Dicen que hace mucho mucho tiempo hubo una gran hambruna que golpeó fuertemente un sector de la población.

La gente era pobre y no tenían casi ni para comer. Un dia, un mendigo que hacía días que no comía, pasó por uno de los vecindarios. El estómago le hacía un ruido espantoso. Con cara de pena, llamó a la puerta de una de las casas.

-podrían darme un poco de comer porfavor, no he comido en varios días? -no tenemos comida! -dijeron los de la casa.

El mendigo lo intentó otra vez en algunas casas más, obteniendo el mismo resultado.

-Tengo que cambiar de actitud! Con esta actitud nadie me va a dar un plato de sopa caliente!-.

Entonces el mendigo llamó a otra casa, y cuando le abrieron, dijo a la señora que le abrió la puerta:

Buenas noches señora, pasaba por el barrio, y me preguntaba si podrían ayudarme ustedes a preparar una sopa riquísima con estas piedras que llevo en el saco.

-¿Estas piedras hacen sopa? –preguntó incrédula la mujer de la casa.

-Oh!

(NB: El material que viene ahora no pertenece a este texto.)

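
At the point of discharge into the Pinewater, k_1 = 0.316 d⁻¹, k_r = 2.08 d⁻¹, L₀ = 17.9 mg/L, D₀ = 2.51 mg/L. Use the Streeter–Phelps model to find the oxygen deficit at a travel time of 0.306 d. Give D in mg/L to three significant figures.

k_1 L₀/(k_r−k_1) = 0.316×17.9/(2.08−0.316) = 5.656/1.764 = 3.207 mg/L.
e^(−k_1 t) = e^(−0.316×0.3060) = 0.9078; e^(−k_r t) = e^(−2.08×0.3060) = 0.5292.
D = 3.207 × (0.9078 − 0.5292) + 2.51 × 0.5292 = 1.214 + 1.328 = 2.542 mg/L.

D ≈ 2.54 mg/L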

La mejor sopa del mundo! Déjeme enseñárselo! Tiene usted agua y una olla grande?

La mujer cogió la olla más grande que tenía en la cocina y la llenó de agua.

–Con esta olla podremos dar sopa a todo el vecindario!- dijo el mendigo.

La mujer fue a decírselo a dos vecinas, y éstas a dos vecinas más. Pronto la cocina de la casa de la mujer se llenó de gente curiosa para probar la sopa hecha de agua y piedras.

Cuando el agua ya hacía un rato que hervía, el mendigo cogió una cuchara y la provó. -mmm… deliciosa! Quizá... mmm… solo le faltaría poner un par de patatas…

-Yo tengo patatas! –dijo una de las vecinas que estaba en la casa. Fue a por ellas y las metieron en la olla.

El mendigo volvió a probar la sopa: -estupenda! Quizás mejoraría con un par de cebollas!–

Y otro vecino trajo cebollas. Poco a poco, los vecinos del vecindario fueron aportando más y más cosas, y finalmente la olla estaba rebosando de ricos alimentos y desprendía un olor realmente apetitoso. Cuentan que hubo un plato de sopa para cada uno de los vecinos, incluso uno para el mendigo que, cuando hubo saciado su apetito, se fue del pueblo con la panza bien llena y una enorme sonrisa en sus labios.